January Show & Tell
I love these after Christmas winter months because for me
there is lots of time for sewing. Later the garden and outdoor things will take
over, but for now it is sewing heaven. The Covid encouragement to stay home has
only helped it along.
Melanie got into candle wicking and made it into a Christmas
stocking. And she did a quilt with umbrellas for her striped piece.
Debby H bought a new-to-her Husqvarna Mega quilter sewing machine and frame so she has been quilting things to learn and practice. She laments that there are other non-sewing things she has to do that take her away from it – housework, laundry . . .
She and Ella made a table centrepiece for sister, Dot, for
Christmas. The block was called Dorothy’s Log Cabin. Have a look at this and
all the other pieces.
Kathy H has been making things she can use: a sewing machine
cover, some bowl covers, a purse for winter and one for summer, and a weekender
bag. The weekender bag is “The Big Easy” pattern but made 6 inches taller so it
will hold enough for retreat.
Pam is sharing “Thimbleberries The Village”. This is a quilt
she had wanted to make for quite some time and it became her Covid quilt,
pieced with fabrics from her stash since shopping was curtailed last year.
Christa has been busy. She has created a Christmas table
runner for a friend.
And another Christmas table runner with her scraps.
Christa’s younger sister in Germany is the lucky recipient
of her Corona quilt. It has over 300 two inch squares and is hand quilted.
Her current project is a green quilt requested by a nephew.
Looking forward to seeing the finished product!
Toni made quite a few heatable/freezable rice bags for
Christmas gifts and also reusable shopping bags in which to gift the rice bags.

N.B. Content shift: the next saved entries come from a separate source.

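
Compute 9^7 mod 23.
By repeated squaring mod 23: 9^{1}≡9, 9^{2}≡12, 9^{4}≡6. Then 9^{7} = 9^{4+2+1} ≡ 6 × 12 × 9 ≡ 4 mod 23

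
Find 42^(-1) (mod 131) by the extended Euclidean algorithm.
Extended GCD: 42(-53) + 131(17) = 1. So 42^(-1) ≡ -53 ≡ 78 (mod 131). Verify: 42 × 78 = 3276 ≡ 1 (mod 131)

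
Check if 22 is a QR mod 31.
By Euler's criterion: 22^{15} ≡ 30 mod 31. Since this equals -1 (≡ 30), 22 is not a QR.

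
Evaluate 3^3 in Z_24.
3^{3} = 27 ≡ 3 (mod 24)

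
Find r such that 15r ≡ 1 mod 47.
Since 47 is prime, by Fermat 15^(-1) ≡ 15^{45} ≡ 22 mod 47. Verify: 15 × 22 = 330 ≡ 1 mod 47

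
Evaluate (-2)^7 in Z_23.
By repeated squaring (mod 23): (-2)^{1}≡21, (-2)^{2}≡4, (-2)^{4}≡16. Then (-2)^{7} = (-2)^{4+2+1} ≡ 16 × 4 × 21 ≡ 10 (mod 23)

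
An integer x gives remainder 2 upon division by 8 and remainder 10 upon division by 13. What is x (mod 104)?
M = 8 × 13 = 104. M₁ = 13, y₁ ≡ 5 (mod 8). M₂ = 8, y₂ ≡ 5 (mod 13). x = 2×13×5 + 10×8×5 ≡ 10 (mod 104)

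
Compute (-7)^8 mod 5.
Using Fermat: (-7)^{4} ≡ 1 (mod 5). 8 ≡ 0 (mod 4). So (-7)^{8} ≡ (-7)^{0} ≡ 1 (mod 5)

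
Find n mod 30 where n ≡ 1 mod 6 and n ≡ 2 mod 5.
M = 6 × 5 = 30. M₁ = 5, y₁ ≡ 5 mod 6. M₂ = 6, y₂ ≡ 1 mod 5. n = 1×5×5 + 2×6×1 ≡ 7 mod 30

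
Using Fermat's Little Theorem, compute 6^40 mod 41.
By Fermat's Little Theorem, 6^{40} ≡ 1 (mod 41) since 41 is prime and gcd(6, 41) = 1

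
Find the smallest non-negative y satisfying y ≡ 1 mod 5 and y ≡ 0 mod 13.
M = 5 × 13 = 65. M₁ = 13, y₁ ≡ 2 mod 5. M₂ = 5, y₂ ≡ 8 mod 13. y = 1×13×2 + 0×5×8 ≡ 26 mod 65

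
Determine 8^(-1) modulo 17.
Since 17 is prime, by Fermat 8^(-1) ≡ 8^{15} ≡ 15 (mod 17). Verify: 8 × 15 = 120 ≡ 1 (mod 17)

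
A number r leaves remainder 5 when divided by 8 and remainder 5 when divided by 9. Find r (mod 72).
M = 8 × 9 = 72. M₁ = 9, y₁ ≡ 1 (mod 8). M₂ = 8, y₂ ≡ 8 (mod 9). r = 5×9×1 + 5×8×8 ≡ 5 (mod 72)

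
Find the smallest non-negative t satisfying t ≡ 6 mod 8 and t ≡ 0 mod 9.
M = 8 × 9 = 72. M₁ = 9, y₁ ≡ 1 mod 8. M₂ = 8, y₂ ≡ 8 mod 9. t = 6×9×1 + 0×8×8 ≡ 54 mod 72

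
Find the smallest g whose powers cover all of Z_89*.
g = 3. Powers: [3, 9, 27, 81, 65, 17, ...] generates all 88 non-zero residues.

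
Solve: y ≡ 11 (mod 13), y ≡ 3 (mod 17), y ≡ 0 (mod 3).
M = 13 × 17 × 3 = 663. M₁ = 51, y₁ ≡ 12 (mod 13). M₂ = 39, y₂ ≡ 7 (mod 17). M₃ = 221, y₃ ≡ 2 (mod 3). y = 11×51×12 + 3×39×7 + 0×221×2 ≡ 258 (mod 663)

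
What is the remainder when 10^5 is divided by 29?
By repeated squaring mod 29: 10^{1}≡10, 10^{2}≡13, 10^{4}≡24. Then 10^{5} = 10^{4+1} ≡ 24 × 10 ≡ 8 mod 29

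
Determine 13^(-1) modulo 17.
Since 17 is prime, by Fermat 13^(-1) ≡ 13^{15} ≡ 4 mod 17. Verify: 13 × 4 = 52 ≡ 1 mod 17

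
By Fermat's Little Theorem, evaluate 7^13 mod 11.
By Fermat: 7^{10} ≡ 1 mod 11. So 7^{13} = 7^{10} · 7^{3} ≡ 7^{3} ≡ 2 mod 11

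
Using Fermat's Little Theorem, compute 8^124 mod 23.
By Fermat: 8^{22} ≡ 1 (mod 23). 124 = 5×22 + 14. So 8^{124} ≡ 8^{14} ≡ 6 (mod 23)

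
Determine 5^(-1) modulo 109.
Since 109 is prime, by Fermat 5^(-1) ≡ 5^{107} ≡ 22 (mod 109). Verify: 5 × 22 = 110 ≡ 1 (mod 109)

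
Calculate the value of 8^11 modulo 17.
By repeated squaring (mod 17): 8^{1}≡8, 8^{2}≡13, 8^{4}≡16, 8^{8}≡1. Then 8^{11} = 8^{8+2+1} ≡ 1 × 13 × 8 ≡ 2 (mod 17)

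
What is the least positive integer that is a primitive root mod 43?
g = 3. For each prime q|42: 3^{21}≡42, 3^{14}≡36, 3^{6}≡41, none ≡ 1, so ord_43(3) = 42 and 3 is a primitive root.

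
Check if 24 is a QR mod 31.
By Euler's criterion: 24^{15} ≡ 30 mod 31. Since this equals -1 (≡ 30), 24 is not a QR.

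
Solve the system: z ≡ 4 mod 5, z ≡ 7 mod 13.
M = 5 × 13 = 65. M₁ = 13, y₁ ≡ 2 mod 5. M₂ = 5, y₂ ≡ 8 mod 13. z = 4×13×2 + 7×5×8 ≡ 59 mod 65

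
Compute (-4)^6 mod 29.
By repeated squaring mod 29: (-4)^{1}≡25, (-4)^{2}≡16, (-4)^{4}≡24. Then (-4)^{6} = (-4)^{4+2} ≡ 24 × 16 ≡ 7 mod 29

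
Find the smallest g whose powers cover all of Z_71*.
g = 7. For each prime q|70: 7^{35}≡70, 7^{14}≡54, 7^{10}≡45, none ≡ 1, so ord_71(7) = 70 and 7 is a primitive root.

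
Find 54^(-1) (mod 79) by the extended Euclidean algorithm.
Extended GCD: 54(-19) + 79(13) = 1. So 54^(-1) ≡ -19 ≡ 60 (mod 79). Verify: 54 × 60 = 3240 ≡ 1 (mod 79)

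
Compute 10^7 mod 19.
By repeated squaring mod 19: 10^{1}≡10, 10^{2}≡5, 10^{4}≡6. Then 10^{7} = 10^{4+2+1} ≡ 6 × 5 × 10 ≡ 15 mod 19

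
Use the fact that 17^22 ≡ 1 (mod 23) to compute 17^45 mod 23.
By Fermat: 17^{22} ≡ 1 (mod 23). 45 = 2×22 + 1. So 17^{45} ≡ 17^{1} ≡ 17 (mod 23)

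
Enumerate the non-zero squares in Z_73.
QRs mod 73: {1, 2, 3, 4, 6, 8, 9, 12, 16, 18, 19, 23, 24, 25, 27, 32, 35, 36, 37, 38, 41, 46, 48, 49, 50, 54, 55, 57, 61, 64, 65, 67, 69, 70, 71, 72}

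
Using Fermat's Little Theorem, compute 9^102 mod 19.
By Fermat: 9^{18} ≡ 1 (mod 19). 102 = 5×18 + 12. So 9^{102} ≡ 9^{12} ≡ 7 (mod 19)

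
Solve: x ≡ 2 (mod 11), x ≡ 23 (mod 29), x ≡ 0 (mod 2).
M = 11 × 29 × 2 = 638. M₁ = 58, y₁ ≡ 4 (mod 11). M₂ = 22, y₂ ≡ 4 (mod 29). M₃ = 319, y₃ ≡ 1 (mod 2). x = 2×58×4 + 23×22×4 + 0×319×1 ≡ 574 (mod 638)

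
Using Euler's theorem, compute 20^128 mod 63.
By Euler: 20^{36} ≡ 1 (mod 63) since gcd(20, 63) = 1. 128 = 3×36 + 20. So 20^{128} ≡ 20^{20} ≡ 22 (mod 63)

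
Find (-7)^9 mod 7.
By repeated squaring mod 7: (-7)^{1}≡0, (-7)^{2}≡0, (-7)^{4}≡0, (-7)^{8}≡0. Then (-7)^{9} = (-7)^{8+1} ≡ 0 × 0 ≡ 0 mod 7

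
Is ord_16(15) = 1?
Powers of 15 mod 16: 15^1≡15, 15^2≡1. 15^1≡15≢1, so ord ≠ 1. No, the actual order is 2.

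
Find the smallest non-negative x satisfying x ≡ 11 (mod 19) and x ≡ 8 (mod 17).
M = 19 × 17 = 323. M₁ = 17, y₁ ≡ 9 (mod 19). M₂ = 19, y₂ ≡ 9 (mod 17). x = 11×17×9 + 8×19×9 ≡ 144 (mod 323)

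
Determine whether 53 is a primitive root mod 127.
ord_127(53) divides 126. For each prime q|126: 53^{63}≡126, 53^{42}≡19, 53^{18}≡16, none ≡ 1. So 53 has order 126 and is a primitive root mod 127.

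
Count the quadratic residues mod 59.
For prime 59, there are (p-1)/2 = (59-1)/2 = 29 quadratic residues (excluding 0).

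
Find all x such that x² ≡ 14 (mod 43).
The square roots of 14 mod 43 are 10 and 33. Verify: 10² = 100 ≡ 14 (mod 43)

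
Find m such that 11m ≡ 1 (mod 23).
Since 23 is prime, by Fermat 11^(-1) ≡ 11^{21} ≡ 21 (mod 23). Verify: 11 × 21 = 231 ≡ 1 (mod 23)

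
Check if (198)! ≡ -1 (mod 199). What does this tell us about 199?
(198)! mod 199 = 198. Since this equals -1 (mod 199), Wilson confirms 199 is prime.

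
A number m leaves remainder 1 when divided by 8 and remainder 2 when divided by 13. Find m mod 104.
M = 8 × 13 = 104. M₁ = 13, y₁ ≡ 5 mod 8. M₂ = 8, y₂ ≡ 5 mod 13. m = 1×13×5 + 2×8×5 ≡ 41 mod 104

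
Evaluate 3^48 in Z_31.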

Toni has also used Covid time to create. Here is her story.
A few years back, I attended the NB Provincial Gathering
of the Guilds at which I was the lucky winner of a fun little game we played
and won a roll of random colored, 2.5in., various length strips of fabric
donated by the members of the host guild.
Yay! I was asked to make
something from those strips and to report to the next Gathering of the Guilds.
Well, when I returned home and looked at the strips, I
didn’t feel any great attachment to them.
Each strip had its beauty but the colors were so random….. what was I
going to do with them?? So they sat on
my shelf for several years.
Occasionally, I would look at them but nothing came to me. During that time, I did occasionally take a
part of a strip to use in another project.
Oh well….
Last fall, I decided I would just sew the strips together
in a strip quilt and back it with something cozy and donate it. To me a strip quilt is sort of boring, so I
put my strips together so that each color had some of the characteristics of
the colors on either side of it and I placed them on the diagonal which created
a new set of learning experiences for me.
I decided to space the strips with strips of black to “tie the quilt
together”. To me those two steps began
to “work” and I began to like my project a bit better, but I still didn’t rush
to finish the quilt.
Then after taking a Christmas break from quilting, as I
began to work at it, COVID 19 struck the world followed by the Black Lives
Matter movement and I began to look at my project very differently. The strips began to take on meaning; the
colored strips representing the different nationalities living together in our
world with neighboring countries having many similar characteristics to the
countries on their borders; yet the collection of very different colors making
a unique quilt and the black strips indicative of the Black Lives Matter
movement, the worldwide push to make our world a better place, tying all those
colors into one unit.
As I was attaching the short border diagonal pieces, I
realized I didn’t have enough fabric in the correct colors to continue that
border all the way around the outside.
What to do now??? In my stash of
fabric scraps, I found this black piece with little star designs that reminded
me of the corona virus picture that had been front and center for several weeks
already and that was disrupting life as we knew it – worldwide! So I sewed that representation into the border of the quilt. That strip interrupts all the colors in the
quilt; all the nations in the world, as the Corona Virus leaves no country
untouched.
I was beginning to appreciate how this quilt was coming
together with its little mistakes and make-do challenges; not a “pretty” quilt
but meaningful and cozy none-the-less.
It is my hope that this quilt will bring to the current owner comfort, warmth and the sense that they are loved, respected and honored during this rough time in our lives and for many years thereafter and that when looking back at 2020, they will be able to find the good that came from that year.